Scripts for running the boltz-1 protein structure prediction model on the cloud using metaflow.
The examples here are focused on benchmarking accuracy on antibody/antigen complexes but the infrastructure should be readily adaptable to other uses.
Install the package:
pip install -e .Build the docker image:
docker build -t boltz-1 .You will also probably need to push the docker image to e.g. the AWS ECR registry. You will need to create the ECR repository first (here called "boltz-1").

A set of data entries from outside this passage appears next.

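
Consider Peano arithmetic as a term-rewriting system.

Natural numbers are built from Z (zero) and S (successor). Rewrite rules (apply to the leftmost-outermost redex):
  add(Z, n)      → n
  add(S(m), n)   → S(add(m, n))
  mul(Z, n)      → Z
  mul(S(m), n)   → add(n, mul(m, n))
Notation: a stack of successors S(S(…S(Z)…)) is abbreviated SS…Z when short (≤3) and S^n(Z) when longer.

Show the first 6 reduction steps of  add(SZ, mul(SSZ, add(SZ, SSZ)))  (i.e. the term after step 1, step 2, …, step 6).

Answer: after 6 steps: S(S(add(SSZ, mul(SZ, add(SZ, SSZ)))))

Reduction:
  start: add(SZ, mul(SSZ, add(SZ, SSZ)))
  step 1: S(add(Z, mul(SSZ, add(SZ, SSZ))))
  step 2: S(mul(SSZ, add(SZ, SSZ)))
  step 3: S(add(add(SZ, SSZ), mul(SZ, add(SZ, SSZ))))
  step 4: S(add(S(add(Z, SSZ)), mul(SZ, add(SZ, SSZ))))
  step 5: S(S(add(add(Z, SSZ), mul(SZ, add(SZ, SSZ)))))
  step 6: S(S(add(SSZ, mul(SZ, add(SZ, SSZ)))))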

You need to do this only once ever:
aws ecr create-repository --repository-name boltz-1 --region us-east-2Now we can push the docker image to it:
ACCOUNT=$(aws sts get-caller-identity --query Account --output text)
IMAGE=$ACCOUNT.dkr.ecr.us-east-2.amazonaws.com/boltz-1:latest
docker tag boltz-1 $IMAGE
docker push $IMAGEThe above is only an example. You may need to change your region or other details.
You first need to configure what predictions will be run.
python examples/many_seeds_8uzc.py --num-seeds 5 --out /tmp/many_seeds_8uzc.yamlThen you can run the predictions locally:
python flows/predict.py run --input /tmp/many_seeds_8uzc.yaml --max-workers 1or on AWS:
ACCOUNT=$(aws sts get-caller-identity --query Account --output text)
IMAGE=$ACCOUNT.dkr.ecr.us-east-2.amazonaws.com/boltz-1:latest
QUEUE=metaflow-gpu-g5
python flows/predict.py run --input /tmp/many_seeds_8uzc.yaml --with batch:image=$IMAGE,queue=$QUEUEor the benchmark script (limiting to one prediction for testing)
ACCOUNT=$(aws sts get-caller-identity --query Account --output text)
IMAGE=$ACCOUNT.dkr.ecr.us-east-2.amazonaws.com/boltz-1:latest
QUEUE=metaflow-gpu-g5
python flows/antibody_benchmark.py run --spec examples/antibodies.yaml --with batch:image=$IMAGE,queue=$QUEUE --num_predictions 1In order to run the above, you will need to first create and configure the specified AWS Batch job queue.